New Delhi: He calls himself the last couturier. In India to attend the Mint Luxury Conference in Mumbai on Friday, French designer Emanuel Ungaro spoke of his career in fashion, with opera playing in the background. With a mottled pistachio pocket square tucked in his beige suit, quoting poetry, and eliciting applause—he is indeed the last of something beautiful, if not couture.
Ungaro, 78, comes from an era when being in the business of haute couture meant being able to cut, sew and fit. “Like Chanel and Balenciaga”, he says, adding that he owes much to Cristobal Balenciaga, under whom he started his career in fashion after his move to Paris at the age of 22.
Ungaro was born in Aix-en-Provence in the south of France, where his Italian tailor father had fled because of the fascist uprising in Italy. His foray with dressmaking started early, when his father gifted him a sewing machine as a 12-year-old. Over the years, he made ruffled dresses, floral patterns and drapes his trademark, setting up his eponymous label in 1965, and dressing the likes of Jackie Kennedy.
In 2005, Ungaro retired and sold his label for $84 million (Rs375 crore today). He now spends his time as an educator and designing for the opera. Edited excerpts:
What brings you to India for a summit on luxury?
I have a great emotional relationship with the country. I’m convinced that if I had come to India when I was in my 20s, I would have never gone back.
I always tell our representatives or partners in Asia that they must insist on the strength of their own culture and aesthetic, that they shouldn’t fall into a cycle of parody.
You learnt tailoring and design from your father, who designed for men. But you’ve been known for your seductive couture for women. Why did you choose to design for women?
Design, for me, is all about provocation. When I was dressing models as a designer, I wanted to be seduced by them. It is the most important thing in fashion. I did design for men in the early 1970s, and it was important to do that to learn discipline. But designing for women teaches you about life, and about passion. I learnt a lot in the years I spent dressing the femmes du monde, or the society women, in Paris. I was confronted with their needs. The quest of my design has been to answer what women want. And I still don’t know what that is.
You set up your own design house at the very young age of 32.
I had to prove myself. I was successful working with other design houses, but when I started off on my own, it was with nothing. I rented a small place and had four girls working with me. From Balenciaga, I learnt not just mastery in fashion, but the rigours of working hard—a rare talent in the world of fashion.
Who were your first patrons or investors?

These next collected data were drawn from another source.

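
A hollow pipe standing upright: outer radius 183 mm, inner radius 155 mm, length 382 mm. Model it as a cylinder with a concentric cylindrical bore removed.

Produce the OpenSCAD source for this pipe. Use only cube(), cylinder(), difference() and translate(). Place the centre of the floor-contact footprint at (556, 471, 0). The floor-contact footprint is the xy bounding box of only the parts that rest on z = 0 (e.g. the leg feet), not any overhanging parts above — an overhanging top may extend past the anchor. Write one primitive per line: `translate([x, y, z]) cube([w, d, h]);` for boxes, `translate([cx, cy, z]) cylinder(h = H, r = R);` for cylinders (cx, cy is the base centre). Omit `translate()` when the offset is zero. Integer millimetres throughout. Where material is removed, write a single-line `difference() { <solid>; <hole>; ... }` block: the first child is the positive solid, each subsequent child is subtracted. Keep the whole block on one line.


difference() { translate([556, 471, 0]) cylinder(h = 382, r = 183); translate([556, 471, 0]) cylinder(h = 382, r = 155); }


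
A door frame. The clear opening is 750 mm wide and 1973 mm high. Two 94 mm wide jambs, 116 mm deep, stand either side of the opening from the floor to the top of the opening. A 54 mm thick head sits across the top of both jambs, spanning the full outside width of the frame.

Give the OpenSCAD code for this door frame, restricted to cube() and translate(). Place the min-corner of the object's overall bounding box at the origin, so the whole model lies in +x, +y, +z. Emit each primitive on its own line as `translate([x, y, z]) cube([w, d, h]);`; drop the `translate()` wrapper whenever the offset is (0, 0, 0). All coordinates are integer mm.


cube([94, 116, 1973]);
translate([844, 0, 0]) cube([94, 116, 1973]);
translate([0, 0, 1973]) cube([938, 116, 54]);


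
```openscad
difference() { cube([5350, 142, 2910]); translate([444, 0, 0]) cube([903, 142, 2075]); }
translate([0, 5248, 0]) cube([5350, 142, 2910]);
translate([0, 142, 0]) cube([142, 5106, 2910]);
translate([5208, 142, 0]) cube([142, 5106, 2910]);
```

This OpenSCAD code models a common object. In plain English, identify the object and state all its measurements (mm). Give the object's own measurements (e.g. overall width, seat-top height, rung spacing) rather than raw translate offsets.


A single room: four walls, each 2910 mm tall and 142 mm thick, enclosing an outside footprint 5350×5390 mm (x × y), no floor or roof. The front and back walls (−y and +y sides) run the full x-width; the side walls fit between their inner faces. A door opening 903 mm wide and 2075 mm tall is cut through the front wall from the floor up, its −x edge 444 mm from the wall's −x end.


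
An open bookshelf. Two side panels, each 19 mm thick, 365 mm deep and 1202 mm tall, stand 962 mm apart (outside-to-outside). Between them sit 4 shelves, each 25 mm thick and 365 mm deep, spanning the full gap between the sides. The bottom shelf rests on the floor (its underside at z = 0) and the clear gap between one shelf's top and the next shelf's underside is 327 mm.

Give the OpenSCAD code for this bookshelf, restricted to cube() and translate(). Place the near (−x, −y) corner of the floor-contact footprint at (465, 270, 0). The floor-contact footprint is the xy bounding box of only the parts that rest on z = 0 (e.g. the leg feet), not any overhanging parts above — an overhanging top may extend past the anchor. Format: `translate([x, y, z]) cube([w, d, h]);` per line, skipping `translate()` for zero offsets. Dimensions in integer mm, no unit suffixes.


translate([465, 270, 0]) cube([19, 365, 1202]);
translate([1408, 270, 0]) cube([19, 365, 1202]);
translate([484, 270, 0]) cube([924, 365, 25]);
translate([484, 270, 352]) cube([924, 365, 25]);
translate([484, 270, 704]) cube([924, 365, 25]);
translate([484, 270, 1056]) cube([924, 365, 25]);


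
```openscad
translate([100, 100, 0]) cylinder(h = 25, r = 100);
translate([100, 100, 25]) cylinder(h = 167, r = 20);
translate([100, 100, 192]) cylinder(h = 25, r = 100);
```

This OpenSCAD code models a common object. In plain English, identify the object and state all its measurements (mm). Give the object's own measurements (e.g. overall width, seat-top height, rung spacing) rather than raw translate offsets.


A spool: two coaxial disc flanges of radius 100 mm and thickness 25 mm, joined by a core cylinder of radius 20 mm and height 167 mm. The lower flange rests on z = 0 and the three cylinders share a vertical axis.


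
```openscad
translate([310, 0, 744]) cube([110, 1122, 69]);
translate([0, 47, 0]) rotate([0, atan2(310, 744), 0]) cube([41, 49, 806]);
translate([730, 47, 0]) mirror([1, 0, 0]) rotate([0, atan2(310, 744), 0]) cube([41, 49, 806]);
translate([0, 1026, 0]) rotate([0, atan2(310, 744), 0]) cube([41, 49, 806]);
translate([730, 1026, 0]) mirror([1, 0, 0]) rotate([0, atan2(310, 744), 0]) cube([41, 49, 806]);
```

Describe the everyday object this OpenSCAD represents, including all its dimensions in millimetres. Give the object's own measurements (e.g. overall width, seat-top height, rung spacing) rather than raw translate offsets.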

I didn’t want investors, I wanted my freedom. It was not acceptable to me to be told what to do. I wasn’t—and I’m still not—very well-versed with the trappings of the trade, but in the creative world you have to take risks. Some designers are good at straddling both of these, such as Karl Lagerfeld. Take Coco Chanel, she accomplished a lot. She was an incredible woman, but she was also mean.
The design house had been in trouble since you left. It must have been a difficult decision to sell your label and to retire from all you had built in 2005?
It was partly due to health reasons. I don’t repent it. I’m a family man—again, unlike many in fashion—and I had to protect them. Also, to put it simply, I retired because the design house was trying to train a young designer to succeed me.
But when a house such as Ungaro loses its creator, it loses its soul. It is finished.
What do you look back upon?
Can you imagine the absurdity of being in a profession in which one is judged four times a year? To be judged so for 43 years was trying. But it was also inspiring. It was an adventure, a very dangerous one in which if you don’t succeed, you’re dead.